There is no need to sell the Acropolis to save Greece. Using a little bit of imagination, we can retrospectively lend on interest the cultural capital, which has been transferred for years from Greece to Germany! There isn’t only a transfer of capitals from the European North to the European South, and a dangerous scenario for many in the North, but a welcome one for many in the South. There is, or to be more accurate, there was, in the past, a transfer of charm, from the Greek South to the German North. German journalist March Reichwein reminds us of this, with an article in this week’s Die Welt under the title “When Greece was Providing a Guarantee for Germany”. For example, during the 18th century, it was common for many German cities to use the name of Athens next to the real name of the usually internationally unknown local river. So, Marburg was called Athens of Lahn, Göttingen Athens of Leine, Leipzig became Athens of Pleisse, Halle Athens of the Salt Pans, Wittenberg Athens of Elbe etc.

At that time, municipalities and communities and mainly the German campuses needed a historical glory, which they didn’t have and borrowed from ancient Greece. Reichwein writes: “The name of Athens in the 18th century was attractive for many German cities, because it offered the symbolic capital they didn’t have. This multiplication of cultural earnings reached zenith the period of philhellenism in the 19th century. King Ludwig I of Bavaria was the first who introduced the name “Athens of Isar” instead of Munich. Weimar was referred to in some school books as Athens of Ilm”. All those of course belong to the past. The glory of classical education steadily disappeared in the 20th century along with the ambition of the German municipalities to have Greek names. However, German journalists never forget the financial aspect of the issues they examine, even the cultural ones, so that’s how the article ends: “As a name of the German cities, Athens remains a significant case and with it the history of a charm transfer, for which Greece, fortunately, never asked money.
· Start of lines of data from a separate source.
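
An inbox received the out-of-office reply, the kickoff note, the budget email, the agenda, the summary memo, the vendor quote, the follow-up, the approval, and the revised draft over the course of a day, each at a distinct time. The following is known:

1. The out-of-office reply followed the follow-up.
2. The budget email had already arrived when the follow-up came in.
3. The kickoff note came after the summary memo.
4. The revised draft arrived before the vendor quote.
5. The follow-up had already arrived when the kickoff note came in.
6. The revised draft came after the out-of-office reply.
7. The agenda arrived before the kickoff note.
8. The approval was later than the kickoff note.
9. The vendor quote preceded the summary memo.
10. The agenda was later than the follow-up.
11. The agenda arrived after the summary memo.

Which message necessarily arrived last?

the approval

Every other message has a chain of constraints placing it before the approval, so the approval is last.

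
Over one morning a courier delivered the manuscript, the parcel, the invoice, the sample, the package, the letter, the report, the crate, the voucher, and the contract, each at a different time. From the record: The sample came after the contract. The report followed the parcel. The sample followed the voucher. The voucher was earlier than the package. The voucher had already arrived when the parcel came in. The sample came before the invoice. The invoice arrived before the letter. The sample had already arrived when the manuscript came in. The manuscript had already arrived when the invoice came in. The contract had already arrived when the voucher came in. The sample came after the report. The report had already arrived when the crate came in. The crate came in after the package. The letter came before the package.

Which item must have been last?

the crate

Every other item has a chain of constraints placing it before the crate, so the crate is last.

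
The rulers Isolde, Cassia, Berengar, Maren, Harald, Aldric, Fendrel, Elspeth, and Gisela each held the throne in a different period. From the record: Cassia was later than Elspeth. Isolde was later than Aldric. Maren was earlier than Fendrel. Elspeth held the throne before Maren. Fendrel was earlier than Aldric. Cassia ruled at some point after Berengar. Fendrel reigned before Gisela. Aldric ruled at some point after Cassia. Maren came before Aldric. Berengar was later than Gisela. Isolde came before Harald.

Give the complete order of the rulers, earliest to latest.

Elspeth, Maren, Fendrel, Gisela, Berengar, Cassia, Aldric, Isolde, Harald

The constraints fix every adjacent pair, so only one ordering works:
Elspeth → Maren → Fendrel → Gisela → Berengar → Cassia → Aldric → Isolde → Harald.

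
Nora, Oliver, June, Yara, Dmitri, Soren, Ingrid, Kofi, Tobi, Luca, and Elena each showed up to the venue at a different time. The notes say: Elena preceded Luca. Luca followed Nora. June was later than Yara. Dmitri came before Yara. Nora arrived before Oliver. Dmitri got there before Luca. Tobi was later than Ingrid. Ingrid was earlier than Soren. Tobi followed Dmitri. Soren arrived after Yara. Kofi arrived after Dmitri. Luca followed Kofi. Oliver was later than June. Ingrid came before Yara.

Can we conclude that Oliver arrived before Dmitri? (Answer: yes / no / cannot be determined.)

Tracing the constraints gives Dmitri → Yara → June → Oliver, so Dmitri must come before Oliver.
That means Oliver cannot be before Dmitri.

no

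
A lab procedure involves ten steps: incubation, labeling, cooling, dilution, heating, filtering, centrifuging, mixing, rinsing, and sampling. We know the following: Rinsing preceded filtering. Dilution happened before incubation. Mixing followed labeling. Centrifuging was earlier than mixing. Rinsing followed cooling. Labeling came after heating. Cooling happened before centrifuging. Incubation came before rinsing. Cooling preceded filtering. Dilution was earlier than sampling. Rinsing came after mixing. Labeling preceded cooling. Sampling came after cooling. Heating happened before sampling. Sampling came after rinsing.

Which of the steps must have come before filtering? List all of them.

centrifuging, cooling, dilution, heating, incubation, labeling, mixing, rinsing

Directly stated before filtering: cooling and rinsing.
Centrifuging reaches filtering via centrifuging → mixing → rinsing → filtering.
Dilution reaches filtering via dilution → incubation → rinsing → filtering.
Heating reaches filtering via heating → labeling → cooling → filtering.
Likewise incubation, labeling, and mixing each reach filtering by chaining the stated constraints.
No chain forces sampling ahead of filtering.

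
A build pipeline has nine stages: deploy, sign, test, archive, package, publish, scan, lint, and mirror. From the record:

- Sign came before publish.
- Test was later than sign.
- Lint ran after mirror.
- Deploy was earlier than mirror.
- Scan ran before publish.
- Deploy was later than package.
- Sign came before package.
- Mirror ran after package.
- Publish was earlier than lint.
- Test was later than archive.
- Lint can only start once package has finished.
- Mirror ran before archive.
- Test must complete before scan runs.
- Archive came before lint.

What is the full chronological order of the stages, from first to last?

The constraints fix every adjacent pair, so only one ordering works:
sign → package → deploy → mirror → archive → test → scan → publish → lint.

sign, package, deploy, mirror, archive, test, scan, publish, lint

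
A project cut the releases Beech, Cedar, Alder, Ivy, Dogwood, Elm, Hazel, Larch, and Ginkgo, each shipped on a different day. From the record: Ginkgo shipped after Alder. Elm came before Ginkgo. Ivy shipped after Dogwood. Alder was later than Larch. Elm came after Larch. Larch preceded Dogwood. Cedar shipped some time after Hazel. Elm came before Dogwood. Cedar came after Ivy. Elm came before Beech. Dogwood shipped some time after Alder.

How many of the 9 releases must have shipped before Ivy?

Directly stated before Ivy: Dogwood.
Alder reaches Ivy via Alder → Dogwood → Ivy.
Elm reaches Ivy via Elm → Dogwood → Ivy.
Larch reaches Ivy via Larch → Dogwood → Ivy.
No chain forces Ginkgo (or any of the others) ahead of Ivy.
That's Alder, Dogwood, Elm, and Larch — 4 in all.

4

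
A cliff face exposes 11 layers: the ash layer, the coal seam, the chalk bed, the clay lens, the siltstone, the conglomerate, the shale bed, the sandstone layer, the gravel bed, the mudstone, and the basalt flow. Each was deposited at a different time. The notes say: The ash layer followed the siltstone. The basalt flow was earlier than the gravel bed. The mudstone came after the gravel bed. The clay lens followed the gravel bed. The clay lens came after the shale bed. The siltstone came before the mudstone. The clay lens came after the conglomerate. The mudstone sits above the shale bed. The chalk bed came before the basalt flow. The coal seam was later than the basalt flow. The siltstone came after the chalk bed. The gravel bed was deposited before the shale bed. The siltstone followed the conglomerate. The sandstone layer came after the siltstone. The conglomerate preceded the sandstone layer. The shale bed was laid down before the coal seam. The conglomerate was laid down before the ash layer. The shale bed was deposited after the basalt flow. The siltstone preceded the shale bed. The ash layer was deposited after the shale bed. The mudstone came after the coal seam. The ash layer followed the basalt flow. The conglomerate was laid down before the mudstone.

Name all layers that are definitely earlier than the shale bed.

the basalt flow, the chalk bed, the conglomerate, the gravel bed, the siltstone

Directly stated before the shale bed: the basalt flow, the gravel bed, and the siltstone.
The chalk bed reaches the shale bed via the chalk bed → the siltstone → the shale bed.
The conglomerate reaches the shale bed via the conglomerate → the siltstone → the shale bed.
No chain forces the sandstone layer (or any of the others) ahead of the shale bed.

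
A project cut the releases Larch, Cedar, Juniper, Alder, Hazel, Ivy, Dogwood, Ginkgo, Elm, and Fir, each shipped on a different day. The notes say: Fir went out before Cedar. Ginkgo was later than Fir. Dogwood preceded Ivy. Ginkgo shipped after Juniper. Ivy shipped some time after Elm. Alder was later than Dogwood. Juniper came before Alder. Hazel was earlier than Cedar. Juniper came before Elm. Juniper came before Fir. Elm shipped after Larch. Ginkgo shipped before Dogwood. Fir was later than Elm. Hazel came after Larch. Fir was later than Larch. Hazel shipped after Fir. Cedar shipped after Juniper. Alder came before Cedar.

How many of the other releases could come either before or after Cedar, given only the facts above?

Forced before Cedar: Alder, Dogwood, Elm, Fir, Ginkgo, Hazel, Juniper, and Larch.
That leaves Ivy with no forced order relative to Cedar — 1.

1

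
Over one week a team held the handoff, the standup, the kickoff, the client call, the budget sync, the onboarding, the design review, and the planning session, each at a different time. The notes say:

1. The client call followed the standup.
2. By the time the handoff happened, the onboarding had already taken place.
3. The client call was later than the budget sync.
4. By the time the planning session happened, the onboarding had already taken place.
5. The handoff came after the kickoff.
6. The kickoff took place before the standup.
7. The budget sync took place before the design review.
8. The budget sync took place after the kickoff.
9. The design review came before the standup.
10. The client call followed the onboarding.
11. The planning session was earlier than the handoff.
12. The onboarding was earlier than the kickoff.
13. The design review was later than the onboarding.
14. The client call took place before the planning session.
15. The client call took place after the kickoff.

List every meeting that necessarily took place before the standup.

the budget sync, the design review, the kickoff, the onboarding

Directly stated before the standup: the design review and the kickoff.
The budget sync reaches the standup via the budget sync → the design review → the standup.
The onboarding reaches the standup via the onboarding → the design review → the standup.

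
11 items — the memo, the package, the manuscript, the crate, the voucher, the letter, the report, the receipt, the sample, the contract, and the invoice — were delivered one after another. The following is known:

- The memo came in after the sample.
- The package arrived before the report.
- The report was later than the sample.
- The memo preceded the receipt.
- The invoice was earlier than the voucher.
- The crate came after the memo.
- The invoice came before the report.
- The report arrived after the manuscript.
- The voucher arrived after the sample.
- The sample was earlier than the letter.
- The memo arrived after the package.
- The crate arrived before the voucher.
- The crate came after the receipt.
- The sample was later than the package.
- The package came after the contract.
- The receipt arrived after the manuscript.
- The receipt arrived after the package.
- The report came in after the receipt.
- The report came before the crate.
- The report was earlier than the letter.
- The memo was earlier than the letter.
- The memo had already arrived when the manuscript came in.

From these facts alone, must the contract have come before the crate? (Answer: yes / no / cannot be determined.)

Chain the constraints: the contract → the package → the report → the crate. Each link is directly stated, so the contract comes before the crate.

yes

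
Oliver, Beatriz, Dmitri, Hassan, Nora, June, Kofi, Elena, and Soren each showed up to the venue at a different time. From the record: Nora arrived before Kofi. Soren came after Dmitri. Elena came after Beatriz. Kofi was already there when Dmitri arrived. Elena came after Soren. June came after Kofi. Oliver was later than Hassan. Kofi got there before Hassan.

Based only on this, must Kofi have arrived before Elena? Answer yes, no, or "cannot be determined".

yes

Chain the constraints: Kofi → Dmitri → Soren → Elena. Each link is directly stated, so Kofi comes before Elena.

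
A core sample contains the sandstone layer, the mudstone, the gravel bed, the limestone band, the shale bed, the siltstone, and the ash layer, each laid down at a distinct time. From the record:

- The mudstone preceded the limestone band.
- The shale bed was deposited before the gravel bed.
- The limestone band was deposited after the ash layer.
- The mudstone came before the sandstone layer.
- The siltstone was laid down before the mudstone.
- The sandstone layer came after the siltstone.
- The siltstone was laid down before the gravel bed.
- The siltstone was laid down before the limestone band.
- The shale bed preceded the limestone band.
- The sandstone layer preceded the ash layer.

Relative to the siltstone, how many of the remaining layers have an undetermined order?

1

Forced after the siltstone: the ash layer, the gravel bed, the limestone band, the mudstone, and the sandstone layer.
That leaves the shale bed with no forced order relative to the siltstone — 1.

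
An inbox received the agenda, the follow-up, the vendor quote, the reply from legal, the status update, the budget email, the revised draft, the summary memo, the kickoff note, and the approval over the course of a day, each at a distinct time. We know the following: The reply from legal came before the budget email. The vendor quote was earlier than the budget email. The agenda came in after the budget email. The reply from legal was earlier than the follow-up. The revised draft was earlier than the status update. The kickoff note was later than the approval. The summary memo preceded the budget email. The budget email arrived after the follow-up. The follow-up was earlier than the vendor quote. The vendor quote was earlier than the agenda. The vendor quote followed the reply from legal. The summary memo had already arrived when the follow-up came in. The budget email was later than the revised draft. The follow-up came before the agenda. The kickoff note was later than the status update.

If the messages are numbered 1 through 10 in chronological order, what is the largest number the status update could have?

The status update must come before the kickoff note — 1 message forced after it.
Everything else can be placed before the status update in some valid order, so the status update can sit as late as position 10 − 1 = 9.

9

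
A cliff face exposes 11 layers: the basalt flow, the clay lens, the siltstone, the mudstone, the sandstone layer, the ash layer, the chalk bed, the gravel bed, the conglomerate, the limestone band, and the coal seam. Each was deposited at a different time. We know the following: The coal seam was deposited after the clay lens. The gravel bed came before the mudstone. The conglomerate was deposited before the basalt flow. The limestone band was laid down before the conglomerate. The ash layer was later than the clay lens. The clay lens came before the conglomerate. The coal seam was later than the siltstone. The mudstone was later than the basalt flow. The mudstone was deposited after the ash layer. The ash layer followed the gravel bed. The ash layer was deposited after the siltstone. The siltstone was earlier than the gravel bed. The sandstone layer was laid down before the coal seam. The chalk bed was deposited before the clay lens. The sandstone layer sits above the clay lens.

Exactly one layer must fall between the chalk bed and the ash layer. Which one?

Tracing the constraints gives the chalk bed → the clay lens → the ash layer, so the clay lens sits after the chalk bed and before the ash layer.
No other layer is forced both after the chalk bed and before the ash layer.

the clay lens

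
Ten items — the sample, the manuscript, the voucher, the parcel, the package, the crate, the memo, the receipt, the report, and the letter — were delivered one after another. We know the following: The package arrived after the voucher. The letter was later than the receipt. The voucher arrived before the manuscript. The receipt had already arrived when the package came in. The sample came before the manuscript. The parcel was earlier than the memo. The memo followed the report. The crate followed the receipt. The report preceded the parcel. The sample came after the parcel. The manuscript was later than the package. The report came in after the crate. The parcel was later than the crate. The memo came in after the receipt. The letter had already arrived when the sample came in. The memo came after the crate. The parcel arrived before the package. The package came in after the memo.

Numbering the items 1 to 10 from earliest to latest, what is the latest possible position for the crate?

4

The crate must come before the manuscript, the memo, the package, the parcel, the report, and the sample — 6 items forced after it.
Everything else can be placed before the crate in some valid order, so the crate can sit as late as position 10 − 6 = 4.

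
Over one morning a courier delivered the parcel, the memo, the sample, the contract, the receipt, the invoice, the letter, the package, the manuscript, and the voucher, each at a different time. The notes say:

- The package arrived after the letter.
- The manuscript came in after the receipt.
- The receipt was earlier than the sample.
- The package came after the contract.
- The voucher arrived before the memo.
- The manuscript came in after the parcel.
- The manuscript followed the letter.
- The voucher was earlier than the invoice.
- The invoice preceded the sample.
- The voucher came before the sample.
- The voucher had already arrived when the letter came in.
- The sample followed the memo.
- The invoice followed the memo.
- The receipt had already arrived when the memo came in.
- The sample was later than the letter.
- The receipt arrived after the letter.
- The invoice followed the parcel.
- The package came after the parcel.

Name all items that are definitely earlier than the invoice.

Directly stated before the invoice: the memo, the parcel, and the voucher.
The letter reaches the invoice via the letter → the receipt → the memo → the invoice.
The receipt reaches the invoice via the receipt → the memo → the invoice.

the letter, the memo, the parcel, the receipt, the voucher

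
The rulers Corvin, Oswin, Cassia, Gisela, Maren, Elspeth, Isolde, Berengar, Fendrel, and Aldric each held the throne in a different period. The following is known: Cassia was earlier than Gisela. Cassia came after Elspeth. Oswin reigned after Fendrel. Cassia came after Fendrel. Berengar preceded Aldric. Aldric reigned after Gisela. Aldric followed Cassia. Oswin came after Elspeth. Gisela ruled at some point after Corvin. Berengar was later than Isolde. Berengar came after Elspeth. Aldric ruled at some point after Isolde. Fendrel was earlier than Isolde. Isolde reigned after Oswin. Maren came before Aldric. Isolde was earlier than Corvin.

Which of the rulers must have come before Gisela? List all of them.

Cassia, Corvin, Elspeth, Fendrel, Isolde, Oswin

Directly stated before Gisela: Cassia and Corvin.
Elspeth reaches Gisela via Elspeth → Cassia → Gisela.
Fendrel reaches Gisela via Fendrel → Cassia → Gisela.
Isolde reaches Gisela via Isolde → Corvin → Gisela.
Likewise Oswin reaches Gisela by chaining the stated constraints.
No chain forces Maren (or any of the others) ahead of Gisela.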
If some day, these Greek tactics changed, because some imaginative lawyers would think to ask for fees concerning the symbolic earnings of Germany from the use of “Athens”, then Greece would recover in one night!”. Of course, the German journalist is joking. But taking a theoretical offset of earnings and losses, symbolic and real, into account, between Greece and Germany, Germans know that for years there was a spectacular transfer of cultural capitals from the South to the North.